Guy Jerusalem, MD, PhD
The combination of everolimus, trastuzumab, and vinorelbine, as given in the BOLERO-3 trial in patients with pretreated HER2-positive advanced breast cancer, is adequately tolerated, and adverse events are manageable, according to a safety analysis of the international phase III study presented at the 2013 San Antonio Breast Cancer Symposium.
The findings build upon earlier efficacy data indicating that adding the mTOR inhibitor everolimus slows tumor progression in patients who have become resistant to trastuzumab, defined as recurrence while taking the HER2-targeting agent or within four to 12 weeks since last infusion depending on the treatment setting.
BOLERO-3 evaluated the efficacy and safety of adding everolimus (5 mg/day) to trastuzumab (2 mg/kg weekly), and vinorelbine (25 mg/m2
), compared with placebo, trastuzumab, and vinorelbine in 569 women with trastuzumab-resistant HER2-positive advanced breast cancer previously treated with a taxane. As presented at the 2013 Annual Meeting of the American Society of Clinical Oncology, the primary efficacy endpoint, progression-free survival (PFS), was longer in the everolimus arm compared with the placebo arm (median: 7.0 months vs 5.78 months; HR = 0.78; P
= .0067) at a median follow-up of 20 months.

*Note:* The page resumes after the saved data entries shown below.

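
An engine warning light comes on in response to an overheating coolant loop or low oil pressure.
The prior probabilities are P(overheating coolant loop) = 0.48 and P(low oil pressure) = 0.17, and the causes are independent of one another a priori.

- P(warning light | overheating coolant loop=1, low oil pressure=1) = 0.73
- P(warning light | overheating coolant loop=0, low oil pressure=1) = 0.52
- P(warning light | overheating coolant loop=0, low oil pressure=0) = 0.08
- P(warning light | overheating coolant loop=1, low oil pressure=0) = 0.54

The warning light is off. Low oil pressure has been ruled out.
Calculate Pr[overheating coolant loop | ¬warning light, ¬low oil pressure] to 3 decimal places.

Pr[overheating coolant loop | ¬warning light, ¬low oil pressure] ≈ 0.316

For the numerator, keep only overheating coolant loop=true terms: 0.46·0.48 = 0.220800
Normalizer over all consistent configurations: 0.92·0.52 + 0.46·0.48 = 0.699200
Posterior = 0.220800 / 0.699200 ≈ 0.316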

Study drugs were continued until disease progression or unacceptable toxicity. Incidences of adverse events were monitored continuously. Cardiac imaging was assessed at screening and every 12 weeks. The safety population included all patients who received at least one daily dose of study treatment and who had at least one valid post-baseline safety assessment.

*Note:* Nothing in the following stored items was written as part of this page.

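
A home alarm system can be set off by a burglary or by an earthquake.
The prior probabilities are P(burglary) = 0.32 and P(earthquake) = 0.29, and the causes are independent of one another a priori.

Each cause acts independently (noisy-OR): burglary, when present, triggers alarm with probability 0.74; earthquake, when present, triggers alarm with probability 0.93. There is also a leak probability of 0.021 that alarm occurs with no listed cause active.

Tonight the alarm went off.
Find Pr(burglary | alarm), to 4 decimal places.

Under noisy-OR, P(alarm | causes) = 1 − (1−0.021)·∏(1−qᵢ) over the active causes.
P(alarm) = 0.021·0.68·0.71 + 0.93147·0.68·0.29 + 0.74546·0.32·0.71 + 0.982182·0.32·0.29 = 0.010139 + 0.183686 + 0.169369 + 0.091146 = 0.454340
Restricting to configurations with burglary present: 0.169369 + 0.091146 = 0.260515.
Hence the posterior is 0.260515/0.454340 ≈ 0.5734.

Pr(burglary | alarm) ≈ 0.5734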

Treatment in BOLERO-3 represented the second, third, or fourth line of chemotherapy for 84% of patients in the metastatic setting. One-fourth of the patients in each group had a treatment history that included the anti-HER2 agent lapatinib.
The median duration of exposure to study treatment was similar across the treatment groups, and ranged from 22.9 weeks for placebo to 25.1 weeks for trastuzumab in the experimental arm.
Guy Jerusalem, MD, head of Medical Oncology at the University of Liege in Belgium, presented the safety results at the symposium.
Class-effect adverse events (AEs) associated with mTOR inhibitors (eg, stomatitis, rash, noninfectious pneumonitis, and hyperglycemia) occurred more frequently in the everolimus arm, and most were grade 1/2.
The incidences of serious AEs suspected to be treatment-related were 26.4% in the everolimus arm and 6.4% in the placebo arm. Grade 3 class-effect AEs in the everolimus arm each occurred in less than 15% of patients: (stomatitis, 13%; hyperglycemia, 4%).
“We added a targeted agent and we expect to add some toxicity, so we have somewhat more neutropenic fever and also stomatitis, which of course is a typical side effect associated with everolimus,” said Jerusalem. “Vinorelbine also produces stomatitis, so giving both together will give an even higher incidence of stomatitis.”
At 6% for all grades, the incidence of noninfectious pneumonitis was less than it was in other clinical trials of everolimus. “Noninfectious pneumonitis is generally reported to be 15% with everolimus, with a 3% incidence of grade 3 toxicity,” he said. “One possible explanation is the dose used in this study—5 mg. But other factors may contribute. Corticosteroids are sometimes given as antiemetic treatments during cancer chemotherapy. There may also be an immunosuppressive effect of the chemotherapy added.”
Grade 4 noninfectious pneumonitis occurred in less than 1%, and there were no grade 4 events of stomatitis or hyperglycemia, and no grade 3/4 events of rash, according to the abstract.
There were 10 instances of a decrease in ejection fraction that caused treatment discontinuation in everolimus-treated patients and one in the placebo group.
The increased toxicity in the everolimus arm did not affect quality of life or performance status. The median time to deterioration in European Cooperative Oncology Group performance status was 32.66 months in the everolimus arm versus 21.55 months in the placebo arm, a nonsignificant difference.
As per protocol, patient-reported, health-related quality-of-life (HRQoL) data were a part of a separate analysis reported here. This analysis showed no negative impact of everolimus on overall and functional HRQoL scores. There was no significant difference in the median time to definitive deterioration (TTD) of HRQoL between treatment arms, while the median TTD in global health status score was 8.3 months in the everolimus arm and 7.3 months in the placebo arm, a nonsignificant difference.
A subanalysis of the 166 Asian patients included in BOLERO-3 demonstrated a similar benefit to everolimus on PFS in Asians compared with the overall study population and a comparable manageable safety profile.